Roman Xavi-21 Weeks Pregnant Update

Last week I had an ultrasound for my 20 week anatomy scan.  Roman was snuggled up in such a way that the technician and the doctor could not clearly see his heart.  So today, I had to go back to the hospital for them to try again.  And of course, he was in almost the same uncooperative position.  After quite a bit of trying, they got everything they needed.  I never get too nervous or worried about all of the "what-if's" that could come with these appointments, but the longer the doctor looked over the technician's findings, the more nervous I got.  

And then the doctor told me that there appeared to be fluid around his heart.  

He assured me there is nothing to worry about at this point, but we would need to monitor it.  I don't think I even registered what he was saying at the time.  I was too busy trying to keep both kids quiet and calm for the last two minutes of a very long appointment.  I thanked the doctor and left the room without a second thought.  I made it all the way out of the hospital before it really hit me.  So many questions have been flooding my mind all day.  As the questions and doubts keep coming (and on Ron's good advice, not googling anything!), it's all I can do to keep it together right now.  

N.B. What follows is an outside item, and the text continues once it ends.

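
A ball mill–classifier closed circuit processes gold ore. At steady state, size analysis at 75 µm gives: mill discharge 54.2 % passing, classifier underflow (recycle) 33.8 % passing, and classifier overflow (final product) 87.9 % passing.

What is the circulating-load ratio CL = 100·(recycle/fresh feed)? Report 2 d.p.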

Normally, I find myself blogging post crisis, not mid-crisis.  It's scary to be vulnerable and open when you're in the middle of the unknown and don't know how things will turn out or what to expect.  It's much easier to share "this was scary, but this is how the Lord provided and took care of us..." 

So today, as my emotions and hormones are flaring, I wanted to just write a letter to my baby boy.  

Roman,

Hi sweet boy!  Mami and Papi love you so very much already.  It's impossible to explain how we can love someone who we haven't met yet, but oh man do you hold such a special place in our hearts. And so do Fynn and Aly.  Aly cuddles and talks to you daily, and makes sure to always include you in our plans (all five of us are going today).  We cannot wait for you to join our family, and we are already dreaming about our first vacation with you!  We've been praying for you daily already, and now we will pray that God would heal your heart.  God is knitting you inside my womb right now, and he is creating you just as he intended.  We are resting in that knowledge. You just keep focusing on growing healthy and strong in there, and we'll see you in December!